Kabul Bank crisis followed U.S. push for cleanup
Friday, September 17, 2010; 7:42 PM
WASHINGTON - Late last month, a small team of U.S. Treasury Department experts rushed to Kabul ahead of a debacle Washington hoped wouldn't happen, but inadvertently helped create.
The three-man "quick response team" arrived in the Afghan capital on Aug. 31 - a day before Afghan depositors began clamoring for their money back from Afghanistan's largest, most politically potent and also dangerously freewheeling private bank.
The unraveling of Kabul Bank, which last week led to violent clashes between security forces and civil servants trying to withdraw their salaries, has hammered the credibility of President Hamid Karzai - whose brother is a major shareholder in the bank - and battered a central pillar of the U.S. strategy for bringing economic and political stability to Afghanistan.
The Treasury Department and the U.S. Agency for International Development, or USAID, which have both worked closely with the Afghan Central Bank, say it was never their job to scrutinize the misdeeds of individual Afghan banks but to focus on training Afghans to do that work.
But interviews with Afghan and American officials as well as Kabul Bank's principal shareholders make clear that the United States played a key role in persuading Afghan authorities to finally rein in Kabul Bank at the end of August, a move that many Afghan businessmen viewed as long overdue but which also triggered a run on the bank.
The current mess and months of earlier indecision about how to deal with Kabul Bank illustrate the perils created by a deeply distrustful but mutually dependent relationship between Washington and Kabul. U.S. officials are wary of pushing the Afghan government too hard for change but also have an excuse for inaction on discomfiting, politically sensitive questions seen as best answered by the Afghans. At the same time, Afghan officials are heavily reliant on American aid and expertise, but often feel shielded from the need to make tough decisions on their own.
When depositors first started thronging Kabul Bank to pull their savings on Sept. 1, Mahmoud Karzai, the president's brother, demanded that the United States "do something" to bail out the bank. At the same time, he fumed that American officials had engineered the crisis at Kabul Bank so as to hurt his brother.

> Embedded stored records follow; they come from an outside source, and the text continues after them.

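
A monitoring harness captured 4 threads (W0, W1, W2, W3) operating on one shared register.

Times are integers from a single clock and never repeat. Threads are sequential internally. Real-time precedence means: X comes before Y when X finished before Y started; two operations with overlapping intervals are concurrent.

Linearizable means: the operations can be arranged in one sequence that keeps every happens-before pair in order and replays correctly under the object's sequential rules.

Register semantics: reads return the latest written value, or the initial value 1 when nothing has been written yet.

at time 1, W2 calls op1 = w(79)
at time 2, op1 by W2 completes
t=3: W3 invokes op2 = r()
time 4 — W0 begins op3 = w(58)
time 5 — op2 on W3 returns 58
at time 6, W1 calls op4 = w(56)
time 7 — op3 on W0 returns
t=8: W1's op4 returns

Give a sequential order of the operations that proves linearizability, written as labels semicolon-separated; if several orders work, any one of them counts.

op1; op3; op2; op4

1. op1 w(79), leaving value 79
2. op3 w(58), leaving value 58
3. op2 r() → 58, leaving value 58
4. op4 w(56), leaving value 56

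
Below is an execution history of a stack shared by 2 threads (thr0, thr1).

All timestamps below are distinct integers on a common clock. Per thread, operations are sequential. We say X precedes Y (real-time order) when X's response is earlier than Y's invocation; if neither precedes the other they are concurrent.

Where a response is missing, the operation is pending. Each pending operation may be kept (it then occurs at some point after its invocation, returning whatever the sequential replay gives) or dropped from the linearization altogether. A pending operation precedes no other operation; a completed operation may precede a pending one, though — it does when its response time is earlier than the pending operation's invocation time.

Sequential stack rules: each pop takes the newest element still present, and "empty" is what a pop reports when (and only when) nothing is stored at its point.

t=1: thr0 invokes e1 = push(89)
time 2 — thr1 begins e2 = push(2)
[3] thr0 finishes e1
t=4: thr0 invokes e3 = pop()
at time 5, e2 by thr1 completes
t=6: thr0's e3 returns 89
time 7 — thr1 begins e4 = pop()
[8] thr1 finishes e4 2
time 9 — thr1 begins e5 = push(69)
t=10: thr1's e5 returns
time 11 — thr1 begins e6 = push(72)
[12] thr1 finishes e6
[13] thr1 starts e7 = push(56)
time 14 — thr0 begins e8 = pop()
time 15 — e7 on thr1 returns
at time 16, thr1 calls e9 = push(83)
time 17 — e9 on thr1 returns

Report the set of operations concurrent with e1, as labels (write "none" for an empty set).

e2

e1 runs from 1 to 3; window-overlapping ops are concurrent
e2 [2,5]: concurrent
e3 [4,6]: after
e4 [7,8]: after
e5 [9,10]: after
e6 [11,12]: after
e7 [13,15]: after
e8 [14,…): after
e9 [16,17]: after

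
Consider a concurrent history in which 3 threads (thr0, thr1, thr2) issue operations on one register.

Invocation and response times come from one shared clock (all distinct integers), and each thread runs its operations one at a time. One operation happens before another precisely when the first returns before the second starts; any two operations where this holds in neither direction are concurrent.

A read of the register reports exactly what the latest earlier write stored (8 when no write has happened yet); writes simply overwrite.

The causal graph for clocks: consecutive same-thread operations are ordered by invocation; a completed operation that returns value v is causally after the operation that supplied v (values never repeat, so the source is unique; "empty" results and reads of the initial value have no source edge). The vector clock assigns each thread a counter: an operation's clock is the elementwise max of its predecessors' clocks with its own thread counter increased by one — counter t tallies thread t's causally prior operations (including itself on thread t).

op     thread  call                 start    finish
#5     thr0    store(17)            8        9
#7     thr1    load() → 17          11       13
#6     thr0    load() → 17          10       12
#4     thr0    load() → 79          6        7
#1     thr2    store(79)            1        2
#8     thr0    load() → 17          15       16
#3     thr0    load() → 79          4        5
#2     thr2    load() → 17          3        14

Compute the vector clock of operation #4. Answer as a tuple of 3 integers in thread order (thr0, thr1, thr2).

(2, 0, 1)

#1, invoked 1, has no incoming edges; only thr2's bump applies → (0, 0, 1)
VC(#3, invoked at 4): max of VC(#1)=(0, 0, 1), then +1 on thread thr0 → (1, 0, 1)
VC(#4, invoked at 6): max of VC(#1)=(0, 0, 1), VC(#3)=(1, 0, 1), then +1 on thread thr0 → (2, 0, 1)
VC(#5, invoked at 8): max of VC(#4)=(2, 0, 1), then +1 on thread thr0 → (3, 0, 1)
VC(#2, invoked at 3): max of VC(#1)=(0, 0, 1), VC(#5)=(3, 0, 1), then +1 on thread thr2 → (3, 0, 2)
VC(#7, invoked at 11): max of VC(#5)=(3, 0, 1), then +1 on thread thr1 → (3, 1, 1)
VC(#6, invoked at 10): max of VC(#5)=(3, 0, 1), then +1 on thread thr0 → (4, 0, 1)
VC(#8, invoked at 15): max of VC(#5)=(3, 0, 1), VC(#6)=(4, 0, 1), then +1 on thread thr0 → (5, 0, 1)
target: VC(#4) = (2, 0, 1)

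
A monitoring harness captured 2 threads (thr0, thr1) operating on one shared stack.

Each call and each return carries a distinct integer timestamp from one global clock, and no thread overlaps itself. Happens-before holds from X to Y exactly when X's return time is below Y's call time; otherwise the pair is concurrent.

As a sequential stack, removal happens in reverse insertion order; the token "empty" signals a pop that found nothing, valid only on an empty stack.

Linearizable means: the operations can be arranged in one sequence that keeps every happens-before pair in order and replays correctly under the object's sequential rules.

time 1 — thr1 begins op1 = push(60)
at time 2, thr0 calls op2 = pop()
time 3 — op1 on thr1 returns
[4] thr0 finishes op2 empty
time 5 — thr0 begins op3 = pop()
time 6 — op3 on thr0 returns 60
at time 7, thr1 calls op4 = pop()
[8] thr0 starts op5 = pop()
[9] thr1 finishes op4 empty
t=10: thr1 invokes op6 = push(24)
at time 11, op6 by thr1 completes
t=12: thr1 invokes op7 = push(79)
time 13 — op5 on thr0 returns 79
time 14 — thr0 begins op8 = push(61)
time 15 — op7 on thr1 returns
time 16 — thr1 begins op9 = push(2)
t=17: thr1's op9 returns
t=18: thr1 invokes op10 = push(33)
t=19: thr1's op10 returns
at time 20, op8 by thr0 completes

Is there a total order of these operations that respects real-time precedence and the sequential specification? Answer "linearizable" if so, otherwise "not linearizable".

one valid linearization: op2, op1, op3, op4, op6, op7, op5, op8, op9, op10
step 1: op2 pop() → empty — stack <>
step 2: op1 push(60) — stack <60>
step 3: op3 pop() → 60 — stack <>
step 4: op4 pop() → empty — stack <>
step 5: op6 push(24) — stack <24>
step 6: op7 push(79) — stack <24,79>
step 7: op5 pop() → 79 — stack <24>
step 8: op8 push(61) — stack <24,61>
step 9: op9 push(2) — stack <24,61,2>
step 10: op10 push(33) — stack <24,61,2,33>

linearizable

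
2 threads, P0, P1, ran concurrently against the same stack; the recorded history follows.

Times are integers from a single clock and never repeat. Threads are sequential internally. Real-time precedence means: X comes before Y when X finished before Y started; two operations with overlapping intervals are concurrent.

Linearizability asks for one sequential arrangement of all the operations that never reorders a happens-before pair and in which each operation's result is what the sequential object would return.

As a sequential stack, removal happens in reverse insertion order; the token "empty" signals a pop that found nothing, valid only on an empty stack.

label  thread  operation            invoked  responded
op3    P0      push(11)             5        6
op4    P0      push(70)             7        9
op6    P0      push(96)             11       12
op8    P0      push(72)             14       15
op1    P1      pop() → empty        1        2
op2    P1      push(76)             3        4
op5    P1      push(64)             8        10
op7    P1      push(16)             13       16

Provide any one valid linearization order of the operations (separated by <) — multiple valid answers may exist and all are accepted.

op1 < op2 < op3 < op4 < op5 < op6 < op7 < op8

step 1: op1 pop() → empty — stack <>
step 2: op2 push(76) — stack <76>
step 3: op3 push(11) — stack <76,11>
step 4: op4 push(70) — stack <76,11,70>
step 5: op5 push(64) — stack <76,11,70,64>
step 6: op6 push(96) — stack <76,11,70,64,96>
step 7: op7 push(16) — stack <76,11,70,64,96,16>
step 8: op8 push(72) — stack <76,11,70,64,96,16,72>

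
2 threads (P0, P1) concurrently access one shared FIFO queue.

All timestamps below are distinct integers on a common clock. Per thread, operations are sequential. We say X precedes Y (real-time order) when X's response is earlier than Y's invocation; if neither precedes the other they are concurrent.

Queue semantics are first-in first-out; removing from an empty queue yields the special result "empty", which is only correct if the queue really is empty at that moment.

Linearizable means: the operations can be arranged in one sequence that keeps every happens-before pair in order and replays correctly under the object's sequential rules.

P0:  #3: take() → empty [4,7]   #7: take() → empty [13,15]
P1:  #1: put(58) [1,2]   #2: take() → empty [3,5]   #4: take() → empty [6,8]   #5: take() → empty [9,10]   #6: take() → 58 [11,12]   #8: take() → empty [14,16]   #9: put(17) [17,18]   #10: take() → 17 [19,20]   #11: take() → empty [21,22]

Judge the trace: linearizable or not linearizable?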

In the end, Kabul Bank may have been saved, or at least given a temporary reprieve, by divine intervention: a long holiday to mark the end of Ramadan, the Islamic holy month, prevented depositors from yanking their funds. When the bank reopened for business this week, much of the previous panic had subsided.
But the bank's future is far from certain as Afghan authorities work to disentangle a web of illicit loans, and big questions remain: What pushed Kabul Bank to the brink of collapse, and why did it take so long for both Afghan and American officials to try to get a grip on a critical financial institution whose unorthodox practices had been an open secret in Afghanistan for years? These included big, risky bets on Dubai real estate and large concealed loans to Kabul Bank's own shareholders well beyond the legal limit.
"Everyone knew this mess would happen one day, but no one did anything," said an Afghan businessman, who recalled warning President George W. Bush's ambassador to Kabul, Zalmay Khalilzad, to watch out for Kabul Bank. "This thing is going to make you cry someday," the businessman said he told Khalilzad. Khalilzad did not respond to a request for comment.
A U.S. official who asked not to be named because of the sensitivity of the matter said that the Treasury Department - which has about 20 staffers stationed full time in Afghanistan - collected detailed information about possible improprieties by Kabul Bank and earlier this year urged the governor of the Afghan Central Bank, Abdul Qadir Fitrat, to take corrective action.
This information flowed in part from Kabul Bank's own senior executives following a bitter rift over the summer between the bank's chairman, Sherkhan Farnood, and its chief executive, Khalilullah Fruzi. Both Farnood and Fruzi have since been forced to step down but remain the bank's biggest shareholders.